Note: Most parents of new Scouts outfit their sons with enough clothing to last a week, instead of two nights. Do not pack more clothing than the above, which is already more than he’ll use; remember, he may have to carry it some distance to the campsite. If the expected weather appears to be unusually warmer or colder than normal (keeping in mind that the local camping areas are typically about 5 – 10 degrees cooler than Arlington), make appropriate deletions and substitutions; ask the Life Practical Scout or the Scoutmaster for advice if you have concerns.

Ancillary Clothing and Equipment:
_____ A lightweight daypack
_____ A poncho or rain-suit
_____ A small/medium sized flashlight or LED headlamp – either with fresh batteries.
_____ A one quart canteen (2 if hot weather is expected)
_____ A toothbrush

Flash lights get lost often so avoid expensive Maglites.
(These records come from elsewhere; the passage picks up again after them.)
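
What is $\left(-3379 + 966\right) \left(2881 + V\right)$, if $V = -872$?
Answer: $-4847717$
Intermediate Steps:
$\left(-3379 + 966\right) \left(2881 + V\right) = \left(-3379 + 966\right) \left(2881 - 872\right) = \left(-2413\right) 2009 = -4847717$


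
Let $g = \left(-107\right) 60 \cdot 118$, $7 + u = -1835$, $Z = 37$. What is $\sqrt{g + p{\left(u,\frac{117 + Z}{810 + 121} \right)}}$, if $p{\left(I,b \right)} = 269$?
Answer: $i \sqrt{757291} \approx 870.22 i$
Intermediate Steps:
$u = -1842$ ($u = -7 - 1835 = -1842$)
$g = -757560$ ($g = \left(-6420\right) 118 = -757560$)
$\sqrt{g + p{\left(u,\frac{117 + Z}{810 + 121} \right)}} = \sqrt{-757560 + 269} = \sqrt{-757291} = i \sqrt{757291}$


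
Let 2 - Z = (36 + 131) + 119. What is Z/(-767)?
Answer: 284/767 ≈ 0.37027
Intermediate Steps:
Z = -284 (Z = 2 - ((36 + 131) + 119) = 2 - (167 + 119) = 2 - 1*286 = 2 - 286 = -284)
Z/(-767) = -284/(-767) = -284*(-1/767) = 284/767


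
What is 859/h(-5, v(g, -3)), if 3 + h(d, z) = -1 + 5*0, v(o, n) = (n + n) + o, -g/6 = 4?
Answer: -859/4 ≈ -214.75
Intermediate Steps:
g = -24 (g = -6*4 = -24)
v(o, n) = o + 2*n (v(o, n) = 2*n + o = o + 2*n)
h(d, z) = -4 (h(d, z) = -3 + (-1 + 5*0) = -3 + (-1 + 0) = -3 - 1 = -4)
859/h(-5, v(g, -3)) = 859/(-4) = 859*(-¼) = -859/4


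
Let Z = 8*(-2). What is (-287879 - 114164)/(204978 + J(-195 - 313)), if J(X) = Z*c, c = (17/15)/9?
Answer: -54275805/27671758 ≈ -1.9614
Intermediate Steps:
c = 17/135 (c = (17*(1/15))*(1/9) = (17/15)*(1/9) = 17/135 ≈ 0.12593)
Z = -16
J(X) = -272/135 (J(X) = -16*17/135 = -272/135)
(-287879 - 114164)/(204978 + J(-195 - 313)) = (-287879 - 114164)/(204978 - 272/135) = -402043/27671758/135 = -402043*135/27671758 = -54275805/27671758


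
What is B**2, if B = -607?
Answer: 368449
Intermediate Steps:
B**2 = (-607)**2 = 368449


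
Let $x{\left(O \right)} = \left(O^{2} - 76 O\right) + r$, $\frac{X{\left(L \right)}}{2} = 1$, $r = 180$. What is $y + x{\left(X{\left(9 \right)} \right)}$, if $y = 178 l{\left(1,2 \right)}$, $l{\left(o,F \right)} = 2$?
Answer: $388$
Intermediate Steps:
$X{\left(L \right)} = 2$ ($X{\left(L \right)} = 2 \cdot 1 = 2$)
$x{\left(O \right)} = 180 + O^{2} - 76 O$ ($x{\left(O \right)} = \left(O^{2} - 76 O\right) + 180 = 180 + O^{2} - 76 O$)
$y = 356$ ($y = 178 \cdot 2 = 356$)
$y + x{\left(X{\left(9 \right)} \right)} = 356 + \left(180 + 2^{2} - 152\right) = 356 + \left(180 + 4 - 152\right) = 356 + 32 = 388$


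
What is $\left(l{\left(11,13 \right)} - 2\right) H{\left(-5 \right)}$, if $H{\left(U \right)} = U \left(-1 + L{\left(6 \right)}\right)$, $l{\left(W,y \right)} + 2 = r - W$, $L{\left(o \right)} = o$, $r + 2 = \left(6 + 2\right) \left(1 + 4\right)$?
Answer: $-575$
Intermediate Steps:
$r = 38$ ($r = -2 + \left(6 + 2\right) \left(1 + 4\right) = -2 + 8 \cdot 5 = -2 + 40 = 38$)
$l{\left(W,y \right)} = 36 - W$ ($l{\left(W,y \right)} = -2 - \left(-38 + W\right) = 36 - W$)
$H{\left(U \right)} = 5 U$ ($H{\left(U \right)} = U \left(-1 + 6\right) = U 5 = 5 U$)
$\left(l{\left(11,13 \right)} - 2\right) H{\left(-5 \right)} = \left(\left(36 - 11\right) - 2\right) 5 \left(-5\right) = \left(\left(36 - 11\right) - 2\right) \left(-25\right) = \left(25 - 2\right) \left(-25\right) = 23 \left(-25\right) = -575$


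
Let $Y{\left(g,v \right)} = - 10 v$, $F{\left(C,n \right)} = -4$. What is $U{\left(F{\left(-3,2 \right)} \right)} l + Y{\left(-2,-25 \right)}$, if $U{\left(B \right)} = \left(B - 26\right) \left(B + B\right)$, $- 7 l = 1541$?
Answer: $- \frac{368090}{7} \approx -52584.0$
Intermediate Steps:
$l = - \frac{1541}{7}$ ($l = \left(- \frac{1}{7}\right) 1541 = - \frac{1541}{7} \approx -220.14$)
$U{\left(B \right)} = 2 B \left(-26 + B\right)$ ($U{\left(B \right)} = \left(-26 + B\right) 2 B = 2 B \left(-26 + B\right)$)
$U{\left(F{\left(-3,2 \right)} \right)} l + Y{\left(-2,-25 \right)} = 2 \left(-4\right) \left(-26 - 4\right) \left(- \frac{1541}{7}\right) - -250 = 2 \left(-4\right) \left(-30\right) \left(- \frac{1541}{7}\right) + 250 = 240 \left(- \frac{1541}{7}\right) + 250 = - \frac{369840}{7} + 250 = - \frac{368090}{7}$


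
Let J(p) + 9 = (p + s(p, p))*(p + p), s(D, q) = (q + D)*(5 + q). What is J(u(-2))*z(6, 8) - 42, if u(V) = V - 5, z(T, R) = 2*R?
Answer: -4890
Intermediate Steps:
s(D, q) = (5 + q)*(D + q) (s(D, q) = (D + q)*(5 + q) = (5 + q)*(D + q))
u(V) = -5 + V
J(p) = -9 + 2*p*(2*p**2 + 11*p) (J(p) = -9 + (p + (p**2 + 5*p + 5*p + p*p))*(p + p) = -9 + (p + (p**2 + 5*p + 5*p + p**2))*(2*p) = -9 + (p + (2*p**2 + 10*p))*(2*p) = -9 + (2*p**2 + 11*p)*(2*p) = -9 + 2*p*(2*p**2 + 11*p))
J(u(-2))*z(6, 8) - 42 = (-9 + 4*(-5 - 2)**3 + 22*(-5 - 2)**2)*(2*8) - 42 = (-9 + 4*(-7)**3 + 22*(-7)**2)*16 - 42 = (-9 + 4*(-343) + 22*49)*16 - 42 = (-9 - 1372 + 1078)*16 - 42 = -303*16 - 42 = -4848 - 42 = -4890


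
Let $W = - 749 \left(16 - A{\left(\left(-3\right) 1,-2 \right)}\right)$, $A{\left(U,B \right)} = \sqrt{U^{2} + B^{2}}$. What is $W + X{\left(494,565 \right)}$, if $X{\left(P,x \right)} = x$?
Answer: $-11419 + 749 \sqrt{13} \approx -8718.4$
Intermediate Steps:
$A{\left(U,B \right)} = \sqrt{B^{2} + U^{2}}$
$W = -11984 + 749 \sqrt{13}$ ($W = - 749 \left(16 - \sqrt{\left(-2\right)^{2} + \left(\left(-3\right) 1\right)^{2}}\right) = - 749 \left(16 - \sqrt{4 + \left(-3\right)^{2}}\right) = - 749 \left(16 - \sqrt{4 + 9}\right) = - 749 \left(16 - \sqrt{13}\right) = -11984 + 749 \sqrt{13} \approx -9283.4$)
$W + X{\left(494,565 \right)} = \left(-11984 + 749 \sqrt{13}\right) + 565 = -11419 + 749 \sqrt{13}$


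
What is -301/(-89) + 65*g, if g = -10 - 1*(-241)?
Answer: 1336636/89 ≈ 15018.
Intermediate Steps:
g = 231 (g = -10 + 241 = 231)
-301/(-89) + 65*g = -301/(-89) + 65*231 = -301*(-1/89) + 15015 = 301/89 + 15015 = 1336636/89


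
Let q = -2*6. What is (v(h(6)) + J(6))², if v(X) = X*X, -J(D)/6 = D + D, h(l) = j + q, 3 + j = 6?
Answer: 81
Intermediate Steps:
j = 3 (j = -3 + 6 = 3)
q = -12
h(l) = -9 (h(l) = 3 - 12 = -9)
J(D) = -12*D (J(D) = -6*(D + D) = -12*D)
v(X) = X²
(v(h(6)) + J(6))² = ((-9)² - 12*6)² = (81 - 72)² = 9² = 81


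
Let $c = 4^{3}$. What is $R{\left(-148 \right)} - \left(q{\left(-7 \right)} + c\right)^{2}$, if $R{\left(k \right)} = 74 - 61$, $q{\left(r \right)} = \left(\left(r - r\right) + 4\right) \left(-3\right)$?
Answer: $-2691$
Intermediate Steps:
$q{\left(r \right)} = -12$ ($q{\left(r \right)} = \left(0 + 4\right) \left(-3\right) = 4 \left(-3\right) = -12$)
$R{\left(k \right)} = 13$
$c = 64$
$R{\left(-148 \right)} - \left(q{\left(-7 \right)} + c\right)^{2} = 13 - \left(-12 + 64\right)^{2} = 13 - 52^{2} = 13 - 2704 = -2691$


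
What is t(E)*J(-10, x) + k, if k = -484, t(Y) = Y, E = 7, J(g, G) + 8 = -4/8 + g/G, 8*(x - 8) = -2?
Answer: -34257/62 ≈ -552.53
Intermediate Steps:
x = 31/4 (x = 8 + (⅛)*(-2) = 8 - ¼ = 31/4 ≈ 7.7500)
J(g, G) = -17/2 + g/G (J(g, G) = -8 + (-4/8 + g/G) = -8 + (-4*⅛ + g/G) = -8 + (-½ + g/G) = -17/2 + g/G)
t(E)*J(-10, x) + k = 7*(-17/2 - 10/31/4) - 484 = 7*(-17/2 - 10*4/31) - 484 = 7*(-17/2 - 40/31) - 484 = 7*(-607/62) - 484 = -4249/62 - 484 = -34257/62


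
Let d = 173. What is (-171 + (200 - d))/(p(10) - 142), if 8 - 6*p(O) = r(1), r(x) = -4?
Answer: 36/35 ≈ 1.0286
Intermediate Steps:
p(O) = 2 (p(O) = 4/3 - ⅙*(-4) = 4/3 + ⅔ = 2)
(-171 + (200 - d))/(p(10) - 142) = (-171 + (200 - 1*173))/(2 - 142) = (-171 + (200 - 173))/(-140) = (-171 + 27)*(-1/140) = -144*(-1/140) = 36/35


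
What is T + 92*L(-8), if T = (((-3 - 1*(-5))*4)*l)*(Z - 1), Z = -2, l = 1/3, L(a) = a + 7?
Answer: -100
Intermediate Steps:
L(a) = 7 + a
l = ⅓ ≈ 0.33333
T = -8 (T = (((-3 - 1*(-5))*4)*(⅓))*(-2 - 1) = (((-3 + 5)*4)*(⅓))*(-3) = ((2*4)*(⅓))*(-3) = (8*(⅓))*(-3) = (8/3)*(-3) = -8)
T + 92*L(-8) = -8 + 92*(7 - 8) = -8 + 92*(-1) = -8 - 92 = -100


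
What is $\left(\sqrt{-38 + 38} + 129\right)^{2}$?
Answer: $16641$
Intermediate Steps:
$\left(\sqrt{-38 + 38} + 129\right)^{2} = \left(\sqrt{0} + 129\right)^{2} = \left(0 + 129\right)^{2} = 129^{2} = 16641$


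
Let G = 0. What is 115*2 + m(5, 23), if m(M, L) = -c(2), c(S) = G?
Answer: 230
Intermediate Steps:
c(S) = 0
m(M, L) = 0 (m(M, L) = -1*0 = 0)
115*2 + m(5, 23) = 115*2 + 0 = 230 + 0 = 230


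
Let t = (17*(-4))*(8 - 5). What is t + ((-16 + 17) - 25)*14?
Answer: -540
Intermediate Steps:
t = -204 (t = -68*3 = -204)
t + ((-16 + 17) - 25)*14 = -204 + ((-16 + 17) - 25)*14 = -204 + (1 - 25)*14 = -204 - 24*14 = -204 - 336 = -540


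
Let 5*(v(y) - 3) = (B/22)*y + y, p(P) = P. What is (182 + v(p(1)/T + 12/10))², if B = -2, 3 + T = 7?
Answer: 415303641/12100 ≈ 34323.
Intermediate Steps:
T = 4 (T = -3 + 7 = 4)
v(y) = 3 + 2*y/11 (v(y) = 3 + ((-2/22)*y + y)/5 = 3 + ((-2*1/22)*y + y)/5 = 3 + (-y/11 + y)/5 = 3 + (10*y/11)/5 = 3 + 2*y/11)
(182 + v(p(1)/T + 12/10))² = (182 + (3 + 2*(1/4 + 12/10)/11))² = (182 + (3 + 2*(1*(¼) + 12*(⅒))/11))² = (182 + (3 + 2*(¼ + 6/5)/11))² = (182 + (3 + (2/11)*(29/20)))² = (182 + (3 + 29/110))² = (182 + 359/110)² = (20379/110)² = 415303641/12100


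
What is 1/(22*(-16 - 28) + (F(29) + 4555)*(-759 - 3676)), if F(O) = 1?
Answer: -1/20206828 ≈ -4.9488e-8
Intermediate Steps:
1/(22*(-16 - 28) + (F(29) + 4555)*(-759 - 3676)) = 1/(22*(-16 - 28) + (1 + 4555)*(-759 - 3676)) = 1/(22*(-44) + 4556*(-4435)) = 1/(-968 - 20205860) = 1/(-20206828) = -1/20206828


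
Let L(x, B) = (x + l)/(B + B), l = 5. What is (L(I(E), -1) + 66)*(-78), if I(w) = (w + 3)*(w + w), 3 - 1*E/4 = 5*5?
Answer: 578487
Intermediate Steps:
E = -88 (E = 12 - 20*5 = 12 - 4*25 = 12 - 100 = -88)
I(w) = 2*w*(3 + w) (I(w) = (3 + w)*(2*w) = 2*w*(3 + w))
L(x, B) = (5 + x)/(2*B) (L(x, B) = (x + 5)/(B + B) = (5 + x)/((2*B)) = (5 + x)*(1/(2*B)) = (5 + x)/(2*B))
(L(I(E), -1) + 66)*(-78) = ((1/2)*(5 + 2*(-88)*(3 - 88))/(-1) + 66)*(-78) = ((1/2)*(-1)*(5 + 2*(-88)*(-85)) + 66)*(-78) = ((1/2)*(-1)*(5 + 14960) + 66)*(-78) = ((1/2)*(-1)*14965 + 66)*(-78) = (-14965/2 + 66)*(-78) = -14833/2*(-78) = 578487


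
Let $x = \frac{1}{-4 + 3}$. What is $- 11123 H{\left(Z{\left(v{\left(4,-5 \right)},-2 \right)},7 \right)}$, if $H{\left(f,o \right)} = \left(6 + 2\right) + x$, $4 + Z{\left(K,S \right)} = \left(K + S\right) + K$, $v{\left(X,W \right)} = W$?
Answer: $-77861$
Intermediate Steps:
$x = -1$ ($x = \frac{1}{-1} = -1$)
$Z{\left(K,S \right)} = -4 + S + 2 K$ ($Z{\left(K,S \right)} = -4 + \left(\left(K + S\right) + K\right) = -4 + \left(S + 2 K\right) = -4 + S + 2 K$)
$H{\left(f,o \right)} = 7$ ($H{\left(f,o \right)} = \left(6 + 2\right) - 1 = 8 - 1 = 7$)
$- 11123 H{\left(Z{\left(v{\left(4,-5 \right)},-2 \right)},7 \right)} = \left(-11123\right) 7 = -77861$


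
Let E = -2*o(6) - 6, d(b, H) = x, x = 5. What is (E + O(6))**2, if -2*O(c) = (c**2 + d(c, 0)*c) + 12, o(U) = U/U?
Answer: 2209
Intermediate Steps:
d(b, H) = 5
o(U) = 1
O(c) = -6 - 5*c/2 - c**2/2 (O(c) = -((c**2 + 5*c) + 12)/2 = -(12 + c**2 + 5*c)/2 = -6 - 5*c/2 - c**2/2)
E = -8 (E = -2*1 - 6 = -2 - 6 = -8)
(E + O(6))**2 = (-8 + (-6 - 5/2*6 - 1/2*6**2))**2 = (-8 + (-6 - 15 - 1/2*36))**2 = (-8 + (-6 - 15 - 18))**2 = (-8 - 39)**2 = (-47)**2 = 2209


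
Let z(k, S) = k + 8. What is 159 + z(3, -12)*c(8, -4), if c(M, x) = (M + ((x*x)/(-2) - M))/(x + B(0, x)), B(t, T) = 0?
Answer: 181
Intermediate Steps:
c(M, x) = -x/2 (c(M, x) = (M + ((x*x)/(-2) - M))/(x + 0) = (M + (x**2*(-1/2) - M))/x = (M + (-x**2/2 - M))/x = (M + (-M - x**2/2))/x = (-x**2/2)/x = -x/2)
z(k, S) = 8 + k
159 + z(3, -12)*c(8, -4) = 159 + (8 + 3)*(-1/2*(-4)) = 159 + 11*2 = 159 + 22 = 181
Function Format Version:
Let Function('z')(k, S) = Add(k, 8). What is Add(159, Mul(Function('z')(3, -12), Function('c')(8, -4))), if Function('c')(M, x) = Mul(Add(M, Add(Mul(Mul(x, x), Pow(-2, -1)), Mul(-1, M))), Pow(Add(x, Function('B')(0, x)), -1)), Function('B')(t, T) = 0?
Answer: 181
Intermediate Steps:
Function('c')(M, x) = Mul(Rational(-1, 2), x) (Function('c')(M, x) = Mul(Add(M, Add(Mul(Mul(x, x), Pow(-2, -1)), Mul(-1, M))), Pow(Add(x, 0), -1)) = Mul(Add(M, Add(Mul(Pow(x, 2), Rational(-1, 2)), Mul(-1, M))), Pow(x, -1)) = Mul(Add(M, Add(Mul(Rational(-1, 2), Pow(x, 2)), Mul(-1, M))), Pow(x, -1)) = Mul(Add(M, Add(Mul(-1, M), Mul(Rational(-1, 2), Pow(x, 2)))), Pow(x, -1)) = Mul(Mul(Rational(-1, 2), Pow(x, 2)), Pow(x, -1)) = Mul(Rational(-1, 2), x))
Function('z')(k, S) = Add(8, k)
Add(159, Mul(Function('z')(3, -12), Function('c')(8, -4))) = Add(159, Mul(Add(8, 3), Mul(Rational(-1, 2), -4))) = Add(159, Mul(11, 2)) = Add(159, 22) = 181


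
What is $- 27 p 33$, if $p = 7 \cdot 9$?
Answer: $-56133$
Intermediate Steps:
$p = 63$
$- 27 p 33 = \left(-27\right) 63 \cdot 33 = \left(-1701\right) 33 = -56133$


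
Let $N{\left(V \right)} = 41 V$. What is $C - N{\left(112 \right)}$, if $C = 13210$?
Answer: $8618$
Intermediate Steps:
$C - N{\left(112 \right)} = 13210 - 41 \cdot 112 = 13210 - 4592 = 8618$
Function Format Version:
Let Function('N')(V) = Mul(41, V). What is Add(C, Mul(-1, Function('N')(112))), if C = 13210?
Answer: 8618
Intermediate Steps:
Add(C, Mul(-1, Function('N')(112))) = Add(13210, Mul(-1, Mul(41, 112))) = Add(13210, Mul(-1, 4592)) = Add(13210, -4592) = 8618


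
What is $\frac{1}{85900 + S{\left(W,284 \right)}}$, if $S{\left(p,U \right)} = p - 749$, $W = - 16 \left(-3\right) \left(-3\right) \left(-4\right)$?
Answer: $\frac{1}{85727} \approx 1.1665 \cdot 10^{-5}$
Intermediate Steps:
$W = 576$ ($W = - 16 \cdot 9 \left(-4\right) = \left(-16\right) \left(-36\right) = 576$)
$S{\left(p,U \right)} = -749 + p$
$\frac{1}{85900 + S{\left(W,284 \right)}} = \frac{1}{85900 + \left(-749 + 576\right)} = \frac{1}{85900 - 173} = \frac{1}{85727}$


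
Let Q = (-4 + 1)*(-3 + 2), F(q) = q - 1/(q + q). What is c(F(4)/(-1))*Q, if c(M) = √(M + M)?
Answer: 3*I*√31/2 ≈ 8.3517*I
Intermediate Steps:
F(q) = q - 1/(2*q)
c(M) = √2*√M (c(M) = √(2*M) = √2*√M)
Q = 3 (Q = -3*(-1) = 3)
c(F(4)/(-1))*Q = (√2*√((4 - ½/4)/(-1)))*3 = (√2*√((4 - ½*¼)*(-1)))*3 = (√2*√((4 - ⅛)*(-1)))*3 = (√2*√((31/8)*(-1)))*3 = (√2*√(-31/8))*3 = (√2*(I*√62/4))*3 = (I*√31/2)*3 = 3*I*√31/2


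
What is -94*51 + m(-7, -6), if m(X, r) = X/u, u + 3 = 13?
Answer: -47947/10 ≈ -4794.7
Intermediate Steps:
u = 10 (u = -3 + 13 = 10)
m(X, r) = X/10
-94*51 + m(-7, -6) = -94*51 + (⅒)*(-7) = -4794 - 7/10 = -47947/10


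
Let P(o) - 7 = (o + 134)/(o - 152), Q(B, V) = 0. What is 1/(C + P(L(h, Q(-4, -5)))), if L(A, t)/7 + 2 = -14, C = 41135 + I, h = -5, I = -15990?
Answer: 12/301823 ≈ 3.9758e-5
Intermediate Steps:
C = 25145 (C = 41135 - 15990 = 25145)
L(A, t) = -112 (L(A, t) = -14 + 7*(-14) = -14 - 98 = -112)
P(o) = 7 + (134 + o)/(-152 + o) (P(o) = 7 + (o + 134)/(o - 152) = 7 + (134 + o)/(-152 + o))
1/(C + P(L(h, Q(-4, -5)))) = 1/(25145 + 2*(-465 + 4*(-112))/(-152 - 112)) = 1/(25145 + 2*(-465 - 448)/(-264)) = 1/(25145 + 2*(-1/264)*(-913)) = 1/(25145 + 83/12) = 1/(301823/12) = 12/301823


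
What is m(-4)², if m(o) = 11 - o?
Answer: 225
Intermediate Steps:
m(-4)² = (11 - 1*(-4))² = (11 + 4)² = 15² = 225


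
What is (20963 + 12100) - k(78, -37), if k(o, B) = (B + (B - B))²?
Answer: 31694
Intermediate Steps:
k(o, B) = B² (k(o, B) = (B + 0)² = B²)
(20963 + 12100) - k(78, -37) = (20963 + 12100) - 1*(-37)² = 33063 - 1*1369 = 33063 - 1369 = 31694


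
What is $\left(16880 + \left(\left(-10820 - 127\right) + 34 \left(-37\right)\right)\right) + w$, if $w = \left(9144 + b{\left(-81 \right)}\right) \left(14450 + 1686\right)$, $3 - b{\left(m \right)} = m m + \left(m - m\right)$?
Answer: $41732371$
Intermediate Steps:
$b{\left(m \right)} = 3 - m^{2}$ ($b{\left(m \right)} = 3 - \left(m m + \left(m - m\right)\right) = 3 - \left(m^{2} + 0\right) = 3 - m^{2}$)
$w = 41727696$ ($w = \left(9144 + \left(3 - \left(-81\right)^{2}\right)\right) \left(14450 + 1686\right) = \left(9144 + \left(3 - 6561\right)\right) 16136 = \left(9144 - 6558\right) 16136 = 2586 \cdot 16136 = 41727696$)
$\left(16880 + \left(\left(-10820 - 127\right) + 34 \left(-37\right)\right)\right) + w = \left(16880 + \left(\left(-10820 - 127\right) + 34 \left(-37\right)\right)\right) + 41727696 = \left(16880 - 12205\right) + 41727696 = 4675 + 41727696 = 41732371$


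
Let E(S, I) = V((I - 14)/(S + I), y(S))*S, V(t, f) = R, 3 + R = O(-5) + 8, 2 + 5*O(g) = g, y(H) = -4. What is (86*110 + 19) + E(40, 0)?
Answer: 9623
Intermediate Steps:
O(g) = -⅖ + g/5
R = 18/5 (R = -3 + ((-⅖ + (⅕)*(-5)) + 8) = -3 + ((-⅖ - 1) + 8) = -3 + (-7/5 + 8) = -3 + 33/5 = 18/5 ≈ 3.6000)
V(t, f) = 18/5
E(S, I) = 18*S/5
(86*110 + 19) + E(40, 0) = (86*110 + 19) + (18/5)*40 = (9460 + 19) + 144 = 9479 + 144 = 9623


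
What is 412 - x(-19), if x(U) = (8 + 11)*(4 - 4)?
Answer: 412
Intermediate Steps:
x(U) = 0 (x(U) = 19*0 = 0)
412 - x(-19) = 412 - 1*0 = 412 + 0 = 412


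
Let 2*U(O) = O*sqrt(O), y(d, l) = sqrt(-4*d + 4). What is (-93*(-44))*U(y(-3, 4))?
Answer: 16368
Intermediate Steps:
y(d, l) = sqrt(4 - 4*d)
U(O) = O**(3/2)/2 (U(O) = (O*sqrt(O))/2 = O**(3/2)/2)
(-93*(-44))*U(y(-3, 4)) = (-93*(-44))*((2*sqrt(1 - 1*(-3)))**(3/2)/2) = 4092*((2*sqrt(1 + 3))**(3/2)/2) = 4092*((2*sqrt(4))**(3/2)/2) = 4092*((2*2)**(3/2)/2) = 4092*(4**(3/2)/2) = 4092*((1/2)*8) = 4092*4 = 16368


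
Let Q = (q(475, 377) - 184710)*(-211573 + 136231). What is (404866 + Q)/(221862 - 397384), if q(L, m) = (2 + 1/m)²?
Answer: -34102440881068/430116661 ≈ -79287.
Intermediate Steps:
Q = 68202897513870/4901 (Q = ((1 + 2*377)²/377² - 184710)*(-211573 + 136231) = ((1 + 754)²/142129 - 184710)*(-75342) = ((1/142129)*755² - 184710)*(-75342) = ((1/142129)*570025 - 184710)*(-75342) = (570025/142129 - 184710)*(-75342) = -26252077565/142129*(-75342) = 68202897513870/4901 ≈ 1.3916e+10)
(404866 + Q)/(221862 - 397384) = (404866 + 68202897513870/4901)/(221862 - 397384) = (68204881762136/4901)/(-175522) = (68204881762136/4901)*(-1/175522) = -34102440881068/430116661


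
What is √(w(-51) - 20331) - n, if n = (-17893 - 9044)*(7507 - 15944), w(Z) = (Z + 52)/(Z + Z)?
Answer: -227267469 + I*√211523826/102 ≈ -2.2727e+8 + 142.59*I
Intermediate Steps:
w(Z) = (52 + Z)/(2*Z) (w(Z) = (52 + Z)/((2*Z)) = (52 + Z)*(1/(2*Z)) = (52 + Z)/(2*Z))
n = 227267469 (n = -26937*(-8437) = 227267469)
√(w(-51) - 20331) - n = √((½)*(52 - 51)/(-51) - 20331) - 1*227267469 = √((½)*(-1/51)*1 - 20331) - 227267469 = √(-1/102 - 20331) - 227267469 = √(-2073763/102) - 227267469 = I*√211523826/102 - 227267469 = -227267469 + I*√211523826/102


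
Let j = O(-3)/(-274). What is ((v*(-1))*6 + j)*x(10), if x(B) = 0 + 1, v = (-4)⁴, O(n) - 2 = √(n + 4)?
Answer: -420867/274 ≈ -1536.0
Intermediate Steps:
O(n) = 2 + √(4 + n) (O(n) = 2 + √(n + 4) = 2 + √(4 + n))
v = 256
x(B) = 1
j = -3/274 (j = (2 + √(4 - 3))/(-274) = (2 + √1)*(-1/274) = (2 + 1)*(-1/274) = 3*(-1/274) = -3/274 ≈ -0.010949)
((v*(-1))*6 + j)*x(10) = ((256*(-1))*6 - 3/274)*1 = (-256*6 - 3/274)*1 = (-1536 - 3/274)*1 = -420867/274*1 = -420867/274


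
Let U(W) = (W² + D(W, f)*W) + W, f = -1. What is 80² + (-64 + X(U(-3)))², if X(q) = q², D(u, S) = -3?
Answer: 32321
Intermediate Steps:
U(W) = W² - 2*W (U(W) = (W² - 3*W) + W = W² - 2*W)
80² + (-64 + X(U(-3)))² = 80² + (-64 + (-3*(-2 - 3))²)² = 6400 + (-64 + (-3*(-5))²)² = 6400 + (-64 + 15²)² = 6400 + (-64 + 225)² = 6400 + 161² = 6400 + 25921 = 32321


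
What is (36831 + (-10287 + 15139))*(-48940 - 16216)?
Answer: -2715897548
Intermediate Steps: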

Try and purchase flash lights that are brightly colored or wrap them with bright colored tape. Always use fresh batteries for each trip.

Don’t bother packing cleaning gear other than a toothbrush – it won’t get used, period. Make sure everything has your name and “Tr 111” marked on it. Pack nothing you cannot afford to lose.

Optional Equipment:
_____ A pair of UV-opaque Sunglasses
_____ A small folding lock-blade knife
_____ Personal Medications (may need a double set for certain events)

SCOUTS – DO NOT PACK: Cell Phones, Electronics, Junk Food, Sodas, or Anything Else You Know You’re Not Supposed to be Bringing.